On the other side, the majority of available research employed authenticated bisulfite alteration and MS-PCR procedure to determine methylation of DNA position in conjunction with appropriate quality control methods. Moreover, a large number of investigations analysed methylation in biopsy-confirmed tissue samples. Particularly, two research investigations [77, 78] show that saliva may be a viable medium for noninvasive investigating methylation indicators; however, Liu et al. [78] found that saliva (2.8%) has a decreased DAPK methylation efficiency than tissue (19.5%) or blood (19.5%) (98.8 percent) (Twenty-nine percent). Methylation patterns vary by tissue [18], and one tissue's methylation pattern can be different from that of another [17]. Because methylation is the source of distinction expression gene, tissue-specific specimens can show precise epigenetic methylation sequences associated with disease pathways [22]. Methylation analysis may also be performed on whole blood and saliva. The nontarget agent would be a whole blood since it contains various cells with varying methylation forms [24]. Instead, saliva may include food detritus, leftover cells, and bacteria [63]. However, other investigations have revealed favourable findings using whole blood [24] and saliva specimens to detect extremely exact salivary biomarkers for example KIF1A and EDNRB [63]. Associations between tissue and blood sample data have also been established (R = 0.49, p 0.001) [78]. Cytisine residues in DNA are methylated when they present in the CG dinucleotide shape. Moreover, methylation of CpG islands is the attachment of a methyl group to the 5 positions of cytosine in the promoter zone of genes, thereby inhibiting transcription DNA (Figure 2) [79].

Figure 2

(a) Cytisine residues in DNA are methylated when they present in CG dinucleotide shape. (b) Methylation of CpG islands is the attachment of a methyl group to the 5 position of cytosine in the promoter zone of genes, thereby inhibiting transcription DNA. Reproduced with permission from [79].

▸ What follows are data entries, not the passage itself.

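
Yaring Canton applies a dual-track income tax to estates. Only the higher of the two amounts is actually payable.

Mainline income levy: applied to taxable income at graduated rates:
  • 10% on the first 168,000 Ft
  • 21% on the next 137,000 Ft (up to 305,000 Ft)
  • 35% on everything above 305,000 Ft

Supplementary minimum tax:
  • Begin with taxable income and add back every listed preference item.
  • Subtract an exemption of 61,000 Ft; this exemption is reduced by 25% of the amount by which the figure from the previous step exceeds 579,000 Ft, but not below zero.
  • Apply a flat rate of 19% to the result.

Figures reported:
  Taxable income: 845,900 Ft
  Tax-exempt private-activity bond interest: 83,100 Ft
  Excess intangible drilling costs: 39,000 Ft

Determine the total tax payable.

234,885 Ft

Supplementary minimum tax:
  Adjusted income: 845,900 Ft + 83,100 Ft + 39,000 Ft = 968,000 Ft
  Exemption: 25% × (968,000 Ft − 579,000 Ft) = 97,250 Ft ≥ 61,000 Ft, so the exemption is fully phased out
  Base: 968,000 Ft − 0 Ft = 968,000 Ft
  968,000 Ft × 19% = 183,920 Ft

Mainline income levy:
  168,000 Ft × 10% = 16,800 Ft
  137,000 Ft × 21% = 28,770 Ft
  540,900 Ft × 35% = 189,315 Ft
  → 234,885 Ft

234,885 Ft > 183,920 Ft, so the mainline income levy governs.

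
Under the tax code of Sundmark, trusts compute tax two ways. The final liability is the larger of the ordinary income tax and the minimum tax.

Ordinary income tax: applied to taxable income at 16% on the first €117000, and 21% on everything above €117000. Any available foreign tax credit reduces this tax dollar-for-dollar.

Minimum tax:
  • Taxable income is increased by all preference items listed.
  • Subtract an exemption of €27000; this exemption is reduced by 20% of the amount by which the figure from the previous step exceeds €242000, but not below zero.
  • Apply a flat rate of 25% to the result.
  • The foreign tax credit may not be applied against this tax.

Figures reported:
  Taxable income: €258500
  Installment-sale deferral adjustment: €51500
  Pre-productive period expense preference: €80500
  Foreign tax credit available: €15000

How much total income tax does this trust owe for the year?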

While the existing data is unclear, we detected some reliability in relation of loci [77, 80, 81] and along with proof for dynamic variations throughout illness development [65]. Several investigations have also found concurrent dysregulated mRNA/protein appearance in abnormally methylated dysplastic mouth premalignant lesions [66]. According to investigations analysing methylation forms associated with genetic changes, for instance, obliterations [82], abnormal methylation may be the first molecular change signalling illness initiation and development. These findings show that methylation forms may be useful as a diagnostic biomarker for mouth precancerous lesions. Large-scale epigenetic modification methylation investigations of OPC with adequate replication are needed in the future, and follow-up data to imprisonment dynamic changes in the methylation profile might aid in identifying robust loci defining disease development and guiding primary detection during important windows. It is critical to emphasise the importance of a suitable study proposal, proper control definitions, devotion to quality control and writing commendations, and assortment of relevant sociodemographic, lifestyle risk factor, clinical, and histopathological data to help the growth of clinically relevant markers.